Saturday 2 April 2022

482: Turkey for my birthday

I'm 71 years old today. Quite an achievement as so many people don't make it this far. I consider myself to be very lucky as I still have (reasonably) good health. To a large extent I ascribe that to keeping the brain and the body active. 

I remember Major Alan Bolger, RAPC, RIP, once saying to me, on my computer programming course in 1980, "Staff, you think differently to most people." I've always taken that as a compliment. I thought about that when I decided on a title for today's blog. "Turkey for my birthday" would mean, for most people, I think,  a trip to the nearest supermarket to buy said turkey. For me it meant flying to Istanbul, that vast cosmopolitan city that straddles Europe and Asia. 

I flew in, from Barcelona, om Thursday evening and will be here until next Wednesday soaking up the sights, and sounds, and smells, of this great city. It is such a melting pot of cultures, East and West, Christian and Muslim. Walking down the same street, at the same time, you might see a girl in a mini-skirt next to a lady covered from head to toe in a burqa. In a city of over 15 million people, high-rise flats dominate the skyline most of the way in from Sabiha Gokcen International airport (SAW)  almost 50 km to the SE of the city. There are other airports serving the city but this is the one Pegasus airlines fly into.. 

I spent the first night at ISG hotel, a short shuttle bus ride from the airport and yesterday took public transport into the centre. I'm staying in the 3* boutique hotel Fehmi bey in the Sultan Ahmet area of the city. It's just after 5 a.m. (I woke up early) and I can clearly hear the muezzin calling the faithful to prayer. This, apparently, is going to happen 5 times a day. (dawn, noon, mid-afternoon, sunset and nightfall).  It's OK, not a problem.

The jewel in the crown of the hotel Femhi Bey is the roof terrace, where one goes for breakfast, and an evening beer. A tremendous view over the Sea of Marmara, where there are tens of boats and ships  lying at anchor and there are ferries weaving in and out to destinations far and near. The Sea of Marmara, as you may know, links to the Aegean Sea and thence to the Mediterranean and, in the opposite direction, via the Bosphorus, to the Black Sea. Here also, flowing under the famous Galata bridge, is the Golden Horn. Ah, the Galata bridge. I must make my way there and pay the inflated tourist prices for a meal in one of the many fish restaurants under the bridge. 

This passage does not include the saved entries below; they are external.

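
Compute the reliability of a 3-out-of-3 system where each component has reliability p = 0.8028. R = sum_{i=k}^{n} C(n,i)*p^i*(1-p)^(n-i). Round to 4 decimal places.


k = 3, n = 3, p = 0.8028
i=3: C(3,3)=1 * 0.8028^3 * 0.1972^0 = 0.5174
R = sum of terms = 0.5174

0.5174


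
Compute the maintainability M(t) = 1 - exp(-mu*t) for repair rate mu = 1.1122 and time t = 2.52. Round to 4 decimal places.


mu = 1.1122, t = 2.52
mu * t = 1.1122 * 2.52 = 2.8027
exp(-2.8027) = 0.0606
M(t) = 1 - 0.0606
M(t) = 0.9394

0.9394


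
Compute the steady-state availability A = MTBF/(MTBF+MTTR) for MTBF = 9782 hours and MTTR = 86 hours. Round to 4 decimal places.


MTBF = 9782
MTTR = 86
MTBF + MTTR = 9868
A = 9782 / 9868
A = 0.9913

0.9913


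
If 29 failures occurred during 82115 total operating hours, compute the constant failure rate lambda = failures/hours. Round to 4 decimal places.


failures = 29
total_hours = 82115
lambda = 29 / 82115
lambda = 0.0004

0.0004


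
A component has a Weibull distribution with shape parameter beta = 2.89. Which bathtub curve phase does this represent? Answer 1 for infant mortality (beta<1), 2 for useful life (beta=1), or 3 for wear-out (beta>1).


beta = 2.89
Compare beta to 1:
beta < 1 => infant mortality (phase 1)
beta = 1 => useful life (phase 2)
beta > 1 => wear-out (phase 3)
Since beta = 2.89, this is wear-out (increasing failure rate)
Phase = 3

3


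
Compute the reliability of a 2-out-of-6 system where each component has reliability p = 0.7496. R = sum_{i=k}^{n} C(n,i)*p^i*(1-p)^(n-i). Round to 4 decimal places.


k = 2, n = 6, p = 0.7496
i=2: C(6,2)=15 * 0.7496^2 * 0.2504^4 = 0.0331
i=3: C(6,3)=20 * 0.7496^3 * 0.2504^3 = 0.1323
i=4: C(6,4)=15 * 0.7496^4 * 0.2504^2 = 0.2969
i=5: C(6,5)=6 * 0.7496^5 * 0.2504^1 = 0.3556
i=6: C(6,6)=1 * 0.7496^6 * 0.2504^0 = 0.1774
R = sum of terms = 0.9953

0.9953


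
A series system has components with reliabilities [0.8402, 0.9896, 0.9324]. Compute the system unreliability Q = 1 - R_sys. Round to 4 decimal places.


Components: [0.8402, 0.9896, 0.9324]
After component 1: product = 0.8402
After component 2: product = 0.8315
After component 3: product = 0.7753
R_sys = 0.7753
Q = 1 - 0.7753 = 0.2247

0.2247


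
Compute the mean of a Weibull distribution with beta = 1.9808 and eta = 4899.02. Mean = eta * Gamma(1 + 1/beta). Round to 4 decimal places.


beta = 1.9808, eta = 4899.02
1/beta = 0.5048
1 + 1/beta = 1.5048
Gamma(1.5048) = 0.8864
Mean = 4899.02 * 0.8864
Mean = 4342.4589

4342.4589


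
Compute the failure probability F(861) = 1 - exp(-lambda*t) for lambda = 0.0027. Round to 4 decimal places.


lambda = 0.0027, t = 861
lambda * t = 2.3247
exp(-2.3247) = 0.0978
F(t) = 1 - 0.0978
F(t) = 0.9022

0.9022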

I'm looking forward to the next few days, people watching and visiting a few of the many cultural attractions. And no visit to Istanbul is complete without a boat trip on the Bosphorus. I mentioned earlier that the Bosphorus links into the Black Sea. On the North of which sits Ukraine, which that monster Putin is slowly reducing to rubble. It seems a world away from here but is less than 1,000 kilometres. 

Afternoon coffee (NOT Turkish!)

Desmond had
a barrow in the marketplace
a (very) retro radio


The sea of Marmara


Meat in the pan. As good a place as any!